Ultimo aggiornamento  25 agosto 2019 07:51

Ponte Morandi: un anno dopo.

Edoardo Nastri ·

E’ passato un anno dalla tragedia del crollo del Viadotto Polcevera di Genova per un cedimento strutturale. Alle ore 11.36 del 14 agosto 2018 collassa la sezione centrale del ponte Morandi che sovrasta la zona fluviale e industriale di Sampierdarena, trascinando con se tutte le vetture che percorrevano in quel momento quei 250metri di asfalto sospeso. Muoiono 43 persone. Il quartiere sottostante è completamente evacuato: vengono sfollate 251 famiglie.

Nei giorni appena successivi alla tragedia si susseguono diverse ipotesi per la ricostruzione. L’opera dev’essere fatta nel più breve tempo possibile e in totale sicurezza per permettere a Genova di riprendersi in fretta e senza subire ulteriori disagi derivanti dall’interruzione di un tratto autostradale di fondamentale importanza per la zona.

Dopo varie controversie e polemiche politiche, il progetto di ricostruzione che vince è quello donato alla città da Renzo Piano, genovese e tra i migliori architetti del mondo.
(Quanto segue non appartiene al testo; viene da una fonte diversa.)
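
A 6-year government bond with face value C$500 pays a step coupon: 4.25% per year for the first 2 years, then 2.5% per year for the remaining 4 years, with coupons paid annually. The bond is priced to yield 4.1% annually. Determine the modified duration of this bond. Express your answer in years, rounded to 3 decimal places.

5.267 years

Periodic yield y = 0.041. First find Macaulay duration:
  t   CF        PV=CF/(1+0.041)^t    t·PV
  1        21.25        20.4131        20.4131
  2        21.25        19.6091        39.2182
  3        12.50        11.0805        33.2414
  4        12.50        10.6441        42.5762
  5        12.50        10.2248        51.1242
  6       512.50       402.7073     2,416.2437
  Σ                    474.6788     2,602.8168
P = 474.6788; Macaulay duration = 2,602.8168 / 474.6788 = 5.48332 years.
Modified duration = D_Mac / (1 + y) = 5.48332 / 1.041 = 5.26736 years.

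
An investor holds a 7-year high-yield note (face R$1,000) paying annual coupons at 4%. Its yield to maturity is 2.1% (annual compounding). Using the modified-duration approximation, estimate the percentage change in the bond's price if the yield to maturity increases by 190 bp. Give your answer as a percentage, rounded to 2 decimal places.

Periodic yield y = 0.021. Modified duration first:
  t   CF        PV=CF/(1+0.021)^t    t·PV
  1        40.00        39.1773        39.1773
  2        40.00        38.3715        76.7430
  3        40.00        37.5822       112.7467
  4        40.00        36.8093       147.2370
  5        40.00        36.0522       180.2608
  6        40.00        35.3106       211.8638
  7     1,040.00       899.1935     6,294.3543
  Σ                  1,122.4965     7,062.3829
P = 1,122.4965; D_Mac = 6.29167 yrs; D_mod = 6.29167/(1+0.021) = 6.16227 yrs.
ΔP/P ≈ -D_mod · Δy = -6.16227 × (+0.019) = -0.117083 = -11.7083%.

-11.71%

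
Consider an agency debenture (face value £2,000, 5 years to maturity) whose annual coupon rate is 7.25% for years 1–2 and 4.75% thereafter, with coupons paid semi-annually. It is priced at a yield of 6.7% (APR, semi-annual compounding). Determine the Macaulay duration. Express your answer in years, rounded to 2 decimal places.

Periodic yield y = 0.0335. Discount each cash flow and weight by its period:
  t   CF        PV=CF/(1+0.0335)^t    t·PV
  1        72.50        70.1500        70.1500
  2        72.50        67.8761       135.7523
  3        72.50        65.6760       197.0279
  4        72.50        63.5472       254.1886
  5        47.50        40.2848       201.4240
  6        47.50        38.9790       233.8740
  7        47.50        37.7155       264.0087
  8        47.50        36.4930       291.9441
  9        47.50        35.3101       317.7911
  10    2,047.50     1,472.7163    14,727.1632
  Σ                  1,928.7480    16,693.3240
Price P = Σ PV = 1,928.7480.
Macaulay duration = Σ(t·PV) / P = 16,693.3240 / 1,928.7480 = 8.65501 half-year periods.
In years: 8.65501 / 2 = 4.32750 years.

4.33 years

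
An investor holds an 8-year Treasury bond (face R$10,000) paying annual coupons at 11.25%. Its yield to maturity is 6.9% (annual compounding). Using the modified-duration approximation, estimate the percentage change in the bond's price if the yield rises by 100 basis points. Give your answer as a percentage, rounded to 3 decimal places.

-5.558%

Periodic yield y = 0.069. Modified duration first:
  t   CF        PV=CF/(1+0.069)^t    t·PV
  1     1,125.00     1,052.3854     1,052.3854
  2     1,125.00       984.4578     1,968.9156
  3     1,125.00       920.9147     2,762.7441
  4     1,125.00       861.4731     3,445.8922
  5     1,125.00       805.8682     4,029.3408
  6     1,125.00       753.8523     4,523.1141
  7     1,125.00       705.1940     4,936.3577
  8    11,125.00     6,523.4656    52,187.7250
  Σ                 12,607.6111    74,906.4750
P = 12,607.6111; D_Mac = 5.94137 yrs; D_mod = 5.94137/(1+0.069) = 5.55788 yrs.
ΔP/P ≈ -D_mod · Δy = -5.55788 × (+0.01) = -0.055579 = -5.5579%.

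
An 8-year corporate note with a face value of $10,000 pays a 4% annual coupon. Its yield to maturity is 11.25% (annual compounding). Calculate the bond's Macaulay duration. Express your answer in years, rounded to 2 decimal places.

6.69 years

Periodic yield y = 0.1125. Discount each cash flow and weight by its year:
  t   CF        PV=CF/(1+0.1125)^t    t·PV
  1       400.00       359.5506       359.5506
  2       400.00       323.1915       646.3830
  3       400.00       290.5092       871.5277
  4       400.00       261.1319     1,044.5276
  5       400.00       234.7253     1,173.6265
  6       400.00       210.9890     1,265.9342
  7       400.00       189.6531     1,327.5714
  8    10,400.00     4,432.3412    35,458.7294
  Σ                  6,302.0918    42,147.8503
Price P = Σ PV = 6,302.0918.
Macaulay duration = Σ(t·PV) / P = 42,147.8503 / 6,302.0918 = 6.68791 years.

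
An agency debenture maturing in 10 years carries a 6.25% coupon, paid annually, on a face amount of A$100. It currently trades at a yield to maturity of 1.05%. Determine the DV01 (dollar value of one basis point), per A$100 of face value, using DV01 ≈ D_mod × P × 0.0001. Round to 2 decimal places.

Periodic yield y = 0.0105.
  t   CF        PV=CF/(1+0.0105)^t    t·PV
  1         6.25         6.1851         6.1851
  2         6.25         6.1208        12.2416
  3         6.25         6.0572        18.1716
  4         6.25         5.9942        23.9770
  5         6.25         5.9320        29.6598
  6         6.25         5.8703        35.2219
  7         6.25         5.8093        40.6653
  8         6.25         5.7490        45.9917
  9         6.25         5.6892        51.2030
  10      106.25        95.7119       957.1186
  Σ                    149.1189     1,220.4356
P = 149.1189; D_Mac = 8.18431 yrs; D_mod = 8.09927 yrs.
DV01 ≈ 8.09927 × 149.1189 × 0.0001 = 0.120775.

A$0.12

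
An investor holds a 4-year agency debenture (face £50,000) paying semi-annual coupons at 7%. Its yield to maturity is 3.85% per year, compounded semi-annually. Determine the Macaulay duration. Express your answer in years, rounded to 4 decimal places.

3.5850 years

Periodic yield y = 0.01925. Discount each cash flow and weight by its period:
  t   CF        PV=CF/(1+0.01925)^t    t·PV
  1     1,750.00     1,716.9487     1,716.9487
  2     1,750.00     1,684.5217     3,369.0434
  3     1,750.00     1,652.7071     4,958.1212
  4     1,750.00     1,621.4933     6,485.9733
  5     1,750.00     1,590.8691     7,954.3455
  6     1,750.00     1,560.8233     9,364.9395
  7     1,750.00     1,531.3449    10,719.4141
  8    51,750.00    44,428.8010   355,430.4080
  Σ                 55,787.5091   399,999.1939
Price P = Σ PV = 55,787.5091.
Macaulay duration = Σ(t·PV) / P = 399,999.1939 / 55,787.5091 = 7.17005 half-year periods.
In years: 7.17005 / 2 = 3.58502 years.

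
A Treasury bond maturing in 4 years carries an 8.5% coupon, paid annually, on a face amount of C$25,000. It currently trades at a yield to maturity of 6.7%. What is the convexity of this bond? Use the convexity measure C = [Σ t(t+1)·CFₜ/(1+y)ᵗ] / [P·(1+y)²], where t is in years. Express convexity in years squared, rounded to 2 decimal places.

With y = 0.067:
  t   CF        PV=CF/(1+0.067)^t    t·PV        t(t+1)·PV
  1     2,125.00     1,991.5651     1,991.5651       3,983.1303
  2     2,125.00     1,866.5090     3,733.0181      11,199.0542
  3     2,125.00     1,749.3056     5,247.9167      20,991.6667
  4    27,125.00    20,927.2455    83,708.9820     418,544.9101
  Σ                 26,534.6252    94,681.4819     454,718.7612
P = 26,534.6252.
Convexity = Σ t(t+1)·PV / [P·(1+y)²] = 454,718.7612 / (26,534.6252 × 1.138489) = 15.05224.

15.05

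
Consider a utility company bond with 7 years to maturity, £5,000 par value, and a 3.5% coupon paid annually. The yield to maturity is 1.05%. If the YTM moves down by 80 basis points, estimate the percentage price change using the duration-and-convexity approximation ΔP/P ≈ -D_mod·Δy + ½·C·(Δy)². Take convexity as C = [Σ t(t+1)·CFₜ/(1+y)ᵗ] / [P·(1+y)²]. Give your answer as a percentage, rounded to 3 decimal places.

With y = 0.0105:
  t   CF        PV=CF/(1+0.0105)^t    t·PV        t(t+1)·PV
  1       175.00       173.1816       173.1816         346.3632
  2       175.00       171.3821       342.7642       1,028.2925
  3       175.00       169.6013       508.8038       2,035.2152
  4       175.00       167.8390       671.3558       3,356.7792
  5       175.00       166.0950       830.4748       4,982.8489
  6       175.00       164.3691       986.2145       6,903.5016
  7     5,175.00     4,810.1224    33,670.8569     269,366.8553
  Σ                  5,822.5904    37,183.6516     288,019.8559
P = 5,822.5904; D_Mac = 6.38610 yrs; D_mod = 6.31974 yrs; C = 48.44328.
Duration effect: -6.31974 × (-0.008) = +0.050558
Convexity effect: 0.5 × 48.44328 × (-0.008)² = +0.0015502
ΔP/P ≈ +0.050558 + 0.0015502 = +0.052108 = +5.2108%.

+5.211%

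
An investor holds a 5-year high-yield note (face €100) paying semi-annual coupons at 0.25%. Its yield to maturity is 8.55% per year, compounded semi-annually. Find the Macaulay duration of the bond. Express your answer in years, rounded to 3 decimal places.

Periodic yield y = 0.04275. Discount each cash flow and weight by its period:
  t   CF        PV=CF/(1+0.04275)^t    t·PV
  1        0.125         0.1199         0.1199
  2        0.125         0.1150         0.2299
  3        0.125         0.1102         0.3307
  4        0.125         0.1057         0.4229
  5        0.125         0.1014         0.5070
  6        0.125         0.0972         0.5834
  7        0.125         0.0932         0.6527
  8        0.125         0.0894         0.7154
  9        0.125         0.0858         0.7718
  10     100.125        65.8780       658.7802
  Σ                     66.7959       663.1141
Price P = Σ PV = 66.7959.
Macaulay duration = Σ(t·PV) / P = 663.1141 / 66.7959 = 9.92747 half-year periods.
In years: 9.92747 / 2 = 4.96373 years.

4.964 years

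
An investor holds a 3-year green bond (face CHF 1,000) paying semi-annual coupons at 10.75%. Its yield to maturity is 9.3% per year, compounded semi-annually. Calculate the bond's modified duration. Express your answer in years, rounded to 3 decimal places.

Periodic yield y = 0.0465. First find Macaulay duration:
  t   CF        PV=CF/(1+0.0465)^t    t·PV
  1        53.75        51.3617        51.3617
  2        53.75        49.0795        98.1590
  3        53.75        46.8987       140.6961
  4        53.75        44.8148       179.2592
  5        53.75        42.8235       214.1176
  6     1,053.75       802.2361     4,813.4165
  Σ                  1,037.2143     5,497.0100
P = 1,037.2143; Macaulay duration = 5,497.0100 / 1,037.2143 = 5.29978 half-year periods = 2.64989 years.
Modified duration = D_Mac / (1 + y) = 2.64989 / 1.0465 = 2.53215 years.

2.532 years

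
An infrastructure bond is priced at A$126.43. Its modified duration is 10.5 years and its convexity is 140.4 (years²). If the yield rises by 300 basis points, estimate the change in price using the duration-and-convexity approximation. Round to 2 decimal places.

Duration effect: -D_mod·Δy = -10.5 × (+0.03) = -0.315000
Convexity effect: ½·C·(Δy)² = 0.5 × 140.4 × (0.03)² = +0.0631800
ΔP/P ≈ -0.315000 + 0.0631800 = -0.251820
ΔP ≈ 126.43 × (-0.251820) = -31.8376026.

-A$31.84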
La costruzione è affidata alle società Fincantieri Infrastructure e Salini Impregilo.

Semplice e sobrio come i genovesi

“Il nuovo ponte sarà sobrio nel rispetto delle vittime e del carattere dei genovesi. Sembrerà una nave ormeggiata nella valle, sarà d’acciaio, chiaro e luminoso”, racconta Piano. Semplice, non banale e tecnologicamente avanzato: “Di giorno rifletterà la luce del sole e assorbirà energia solare che restituirà durante la notte”.
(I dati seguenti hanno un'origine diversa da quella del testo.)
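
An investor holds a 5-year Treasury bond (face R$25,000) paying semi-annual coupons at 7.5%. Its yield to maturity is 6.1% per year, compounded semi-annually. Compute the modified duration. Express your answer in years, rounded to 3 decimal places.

Periodic yield y = 0.0305. First find Macaulay duration:
  t   CF        PV=CF/(1+0.0305)^t    t·PV
  1       937.50       909.7525       909.7525
  2       937.50       882.8263     1,765.6527
  3       937.50       856.6971     2,570.0912
  4       937.50       831.3412     3,325.3647
  5       937.50       806.7357     4,033.6787
  6       937.50       782.8586     4,697.1513
  7       937.50       759.6881     5,317.8165
  8       937.50       737.2034     5,897.6269
  9       937.50       715.3841     6,438.4573
  10   25,937.50    19,206.4966   192,064.9656
  Σ                 26,488.9836   227,020.5575
P = 26,488.9836; Macaulay duration = 227,020.5575 / 26,488.9836 = 8.57038 half-year periods = 4.28519 years.
Modified duration = D_Mac / (1 + y) = 4.28519 / 1.0305 = 4.15836 years.

4.158 years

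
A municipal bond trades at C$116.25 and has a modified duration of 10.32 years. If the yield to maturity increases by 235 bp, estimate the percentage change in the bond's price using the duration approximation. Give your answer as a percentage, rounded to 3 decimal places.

Duration approximation: ΔP/P ≈ -D_mod · Δy = -10.32 × (+0.0235) = -0.242520.
As a percentage: -24.2520%.

-24.252%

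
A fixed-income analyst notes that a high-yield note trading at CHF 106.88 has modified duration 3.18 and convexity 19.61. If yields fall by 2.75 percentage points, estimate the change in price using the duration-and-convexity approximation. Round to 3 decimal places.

Duration effect: -D_mod·Δy = -3.18 × (-0.0275) = +0.087450
Convexity effect: ½·C·(Δy)² = 0.5 × 19.61 × (-0.0275)² = +0.00741503125
ΔP/P ≈ +0.087450 + 0.00741503125 = +0.09486503125
ΔP ≈ 106.88 × (+0.09486503125) = +10.13917454.

+CHF 10.139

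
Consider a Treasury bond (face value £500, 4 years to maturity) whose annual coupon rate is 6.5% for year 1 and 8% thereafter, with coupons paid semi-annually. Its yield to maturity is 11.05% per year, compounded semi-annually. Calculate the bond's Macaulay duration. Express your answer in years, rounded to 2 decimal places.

Periodic yield y = 0.05525. Discount each cash flow and weight by its period:
  t   CF        PV=CF/(1+0.05525)^t    t·PV
  1        16.25        15.3992        15.3992
  2        16.25        14.5929        29.1859
  3        20.00        17.0202        51.0605
  4        20.00        16.1290        64.5162
  5        20.00        15.2846        76.4228
  6        20.00        14.4843        86.9059
  7        20.00        13.7260        96.0817
  8       520.00       338.1898     2,705.5181
  Σ                    444.8259     3,125.0902
Price P = Σ PV = 444.8259.
Macaulay duration = Σ(t·PV) / P = 3,125.0902 / 444.8259 = 7.02542 half-year periods.
In years: 7.02542 / 2 = 3.51271 years.

3.51 years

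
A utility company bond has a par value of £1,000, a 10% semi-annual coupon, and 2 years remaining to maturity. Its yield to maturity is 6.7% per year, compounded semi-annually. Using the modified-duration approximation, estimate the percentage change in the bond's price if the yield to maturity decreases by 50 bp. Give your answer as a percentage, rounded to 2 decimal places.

Periodic yield y = 0.0335. Modified duration first:
  t   CF        PV=CF/(1+0.0335)^t    t·PV
  1        50.00        48.3793        48.3793
  2        50.00        46.8111        93.6222
  3        50.00        45.2938       135.8813
  4     1,050.00       920.3380     3,681.3522
  Σ                  1,060.8222     3,959.2351
P = 1,060.8222; D_Mac = 3.73223 half-year periods = 1.86612 yrs; D_mod = 1.86612/(1+0.0335) = 1.80563 yrs.
ΔP/P ≈ -D_mod · Δy = -1.80563 × (-0.005) = +0.009028 = +0.9028%.

+0.90%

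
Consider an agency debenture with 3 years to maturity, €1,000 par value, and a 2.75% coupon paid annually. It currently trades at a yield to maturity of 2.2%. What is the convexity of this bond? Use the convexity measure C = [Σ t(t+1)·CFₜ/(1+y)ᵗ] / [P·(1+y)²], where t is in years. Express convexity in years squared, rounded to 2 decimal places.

11.09

With y = 0.022:
  t   CF        PV=CF/(1+0.022)^t    t·PV        t(t+1)·PV
  1        27.50        26.9080        26.9080          53.8160
  2        27.50        26.3288        52.6576         157.9727
  3     1,027.50       962.5630     2,887.6889      11,550.7555
  Σ                  1,015.7998     2,967.2545      11,762.5442
P = 1,015.7998.
Convexity = Σ t(t+1)·PV / [P·(1+y)²] = 11,762.5442 / (1,015.7998 × 1.044484) = 11.08642.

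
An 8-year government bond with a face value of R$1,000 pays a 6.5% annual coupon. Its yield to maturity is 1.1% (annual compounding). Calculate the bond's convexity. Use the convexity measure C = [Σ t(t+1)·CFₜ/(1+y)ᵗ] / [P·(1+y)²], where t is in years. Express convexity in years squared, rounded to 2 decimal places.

55.83

With y = 0.011:
  t   CF        PV=CF/(1+0.011)^t    t·PV        t(t+1)·PV
  1        65.00        64.2928        64.2928         128.5856
  2        65.00        63.5933       127.1865         381.5595
  3        65.00        62.9013       188.7040         754.8161
  4        65.00        62.2170       248.8678       1,244.3390
  5        65.00        61.5400       307.7001       1,846.2004
  6        65.00        60.8704       365.2226       2,556.5584
  7        65.00        60.2081       421.4570       3,371.6563
  8     1,065.00       975.7541     7,806.0324      70,254.2917
  Σ                  1,411.3770     9,529.4632      80,538.0069
P = 1,411.3770.
Convexity = Σ t(t+1)·PV / [P·(1+y)²] = 80,538.0069 / (1,411.3770 × 1.022121) = 55.82845.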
Il viadotto sarà costituito da una struttura in acciaio con una travata continua di lunghezza totale pari a 1.067 metri, costituita da 19 campate per 18 pile in cemento armato a sezione ellittica e sagoma costante. Sarà inoltre dotato di un impianto fotovoltaico.

Secondo quanto dichiarato da Danilo Toninelli, ministro delle Infrastrutture e trasporti, “il ponte sarà in piedi per la fine di quest’anno e verrà inaugurato nella primavera del 2020”. Il costo della realizzazione dell’opera si aggirerebbe intorno ai 230 milioni di euro e il nuovo nome verrà scelto con un concorso aperto ai cittadini. 

Come procedono i lavori

La demolizione delle parti restanti del vecchio viadotto è iniziata lo scorso gennaio si è conclusa il 13 agosto. Sono stati rimossi, tramite l’uso di esplosivi, gli ultimi piloni rimasti in piedi ed è stata portata via una parte delle macerie. Ora la circolazione di mezzi pubblici e privati intorno all'area del crollo è ripresa normalmente.

Per la demolizione controllata sono stati utilizzati 500 inneschi elettronici, oltre 500 chilogrammi di dinamite e 5mila metri di miccia detonante. Per contenere parte delle polveri generate dal crollo sono stati innalzati due muri d’acqua alti circa 40 metri adiacenti la struttura.